Pas rassasié mais contenté du chemin parcouru
Un de mes amis a fêté ses 60 ans cette année. Il me dit, «À partir de maintenant, je compte à l’envers… Je compte les années qui me restent à vivre, plutôt que de penser à celles que j’ai accumulées».
Sur le coup, je trouvais le réflexe un peu fataliste. Mais au retour à la maison, dans la voiture, je me suis à ressentir l’urgence de vivre. Car, malgré leurs bonnes habitudes de vie et conditions athlétiques, Mike Bossy, Guy Lafleur, Jean-Marc Vallée et Wayne Dyer sont tous partis trop tôt. Même si je me vois âgé de plus de 90 ans, toujours professionnellement actif… qui sait?
Personne ne peut savoir à quel âge notre aventure va se terminer. Si on se fie à l’espérance de vie publiée par les bureaux de statistiques, cela permet d’avoir une certaine perspective. Quiconque aime la vie souhaite que ça se poursuive le plus longtemps possible, dans les meilleures conditions possibles.

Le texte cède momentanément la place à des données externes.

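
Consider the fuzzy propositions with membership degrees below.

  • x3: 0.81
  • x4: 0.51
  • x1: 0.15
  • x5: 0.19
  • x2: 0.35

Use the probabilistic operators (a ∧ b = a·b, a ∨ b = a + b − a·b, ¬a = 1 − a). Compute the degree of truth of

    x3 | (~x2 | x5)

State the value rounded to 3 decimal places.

~x2 = 1 − 0.3500 = 0.6500
~x2 | x5 = a + b − a·b on (0.6500, 0.1900) = 0.7165
x3 | (~x2 | x5) = a + b − a·b on (0.8100, 0.7165) = 0.9461

0.946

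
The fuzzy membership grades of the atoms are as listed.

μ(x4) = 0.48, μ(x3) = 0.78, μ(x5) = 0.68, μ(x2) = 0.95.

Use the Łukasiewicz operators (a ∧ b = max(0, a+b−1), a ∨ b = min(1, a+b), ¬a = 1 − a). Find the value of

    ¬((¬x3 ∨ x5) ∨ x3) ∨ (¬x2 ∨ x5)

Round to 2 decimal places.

¬x3 = 1 − 0.78 = 0.22
¬x3 ∨ x5 = min(1, a+b) on (0.22, 0.68) = 0.90
(¬x3 ∨ x5) ∨ x3 = min(1, a+b) on (0.90, 0.78) = 1.00
¬((¬x3 ∨ x5) ∨ x3) = 1 − 1.00 = 0.00
¬x2 = 1 − 0.95 = 0.05
¬x2 ∨ x5 = min(1, a+b) on (0.05, 0.68) = 0.73
¬((¬x3 ∨ x5) ∨ x3) ∨ (¬x2 ∨ x5) = min(1, a+b) on (0.00, 0.73) = 0.73

0.73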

Mais au-delà du simple instinct de survie et d’amour de la vie, ce nouveau réflexe de «compter à l’envers » m’a amené autant d’anxiété que de calme. D’abord, parce que je n’ai pas «terminé». Je ne veux rien laisser derrière. C’est-à-dire, du point de vue de mes rêves et ambitions, je veux quitter avec pas une seule goutte de jus dans le fruit. Réaliser un documentaire, écrire et voir naître sur Netflix deux de mes scénarios de film, terminer mon roman d’inspiration… La liste n’est pas si longue, mais elle prend du temps, de l’énergie, de la discipline. Vous avez sûrement un «bucket list», une liste de choses à faire, d’endroits à visiter avant de mourir. Et qu’en est-il de l’expression de vos talents et de vos désirs d’accomplissement?
Voilà pour l’anxiété liée au rapport tâches versus temps. Par contre, cette nouvelle façon de comptabiliser les années de vie m’apporte un sentiment de satisfaction. Même si nous ne voulons pas que ça s’arrête, avouez que vous avez réalisé beaucoup plus grand qu’espéré. Les enfants et les petits enfants, des voyages, des épreuves surmontées, des promotions et réalisations au-delà de vos attentes au début de votre carrière. Quand on fait le bilan, on ne peut qu’éprouver un sentiment de satisfaction pour le chemin parcouru. La paix intérieure vient aussi du fait de mieux choisir ses combats. La plus grande étude sur les centenaires, Live to 100 (Netflix), fait état des bienfaits à «laisser passer» beaucoup de choses afin de préserver sa santé et gagner en longévité.
Malgré tout, il est possible de ne pas encore tout à fait rassasié de ce qui nous reste à devenir. Cette valse, entre ce qui est vécu et ce que le cœur nous demande de poursuivre au plus profond de l’âme, est à mon avis, ce qui fait partie du privilège de vivre pleinement et de vieillir. Avez-vous vu Janette Bertrand à Tout le monde en parle le 19 novembre dernier? Wouf! 98 ans, allumée comme un flambeau et pleine de projets!
En entrevue avec Oprah Winfrey, l’écrivaine multitalentueuse, Maya Angelou, parlait de chaque décennie comme étant meilleure l’une que l’autre : «je croyais que la cinquantaine était fabuleuse. Mais est arrivée la soixantaine, wow! Mais que dire d’être passé 70 ou 80 ans, la grâce.»
Quand je vais être âgé, je veux être comme Maya et Janette. Pour ça, je crois comprendre que ça commence aujourd’hui, à danser entre être contenté du chemin parcouru, mais encore affamé de l’avenir qui me reste.